Nationaler Aktionsplan PAIS müsse umgesetzt werden
Unverständnis äußerte Holzinger, dass der bereits Ende 2024 vom damaligen Gesundheitsminister Johannes Rauch (Grüne) vorgestellte Aktionsplan des Bundes zu postakuten Infektionssyndromen (PAIS) wie Long Covid oder ME/CFS noch einmal überarbeitet wird. Dies sei "komplett unverständlich" und "katastrophal", da damit die ersten Leistungen somit erst 2026 oder 2027 abrufbar sein werden. Besonders "schockiert" sei er darüber, dass die Politik gerade bei Jugendlichen, die ja besonders häufig von Post Covid betroffen sind, "einfach überhaupt keinen Plan haben".

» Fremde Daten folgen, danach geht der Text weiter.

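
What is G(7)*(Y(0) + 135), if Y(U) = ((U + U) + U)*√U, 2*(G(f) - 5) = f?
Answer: 2295/2 ≈ 1147.5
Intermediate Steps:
G(f) = 5 + f/2
Y(U) = 3*U^(3/2) (Y(U) = (2*U + U)*√U = (3*U)*√U = 3*U^(3/2))
G(7)*(Y(0) + 135) = (5 + (½)*7)*(3*0^(3/2) + 135) = (5 + 7/2)*(3*0 + 135) = 17*(0 + 135)/2 = (17/2)*135 = 2295/2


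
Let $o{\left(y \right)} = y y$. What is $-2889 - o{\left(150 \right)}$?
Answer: $-25389$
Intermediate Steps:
$o{\left(y \right)} = y^{2}$
$-2889 - o{\left(150 \right)} = -2889 - 150^{2} = -2889 - 22500 = -25389$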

"Dringend" gefordert wird von Holzinger außerdem, dass die Erkrankungen ME/CFS und Post Covid in die sogenannte "Einschätzungsverordnung" aufgenommen werden, die zur Einstufung des Grads der Behinderung herangezogen wird. Ein entsprechendes Gesuch der Österreichischen Gesellschaft für ME/CFS war bereits im Vorjahr noch unter Minister Rauch abgelehnt worden. Die Ablehnung sei unverständlich und liege vermutlich an leitenden Beamten im Ministerium, so Holzinger.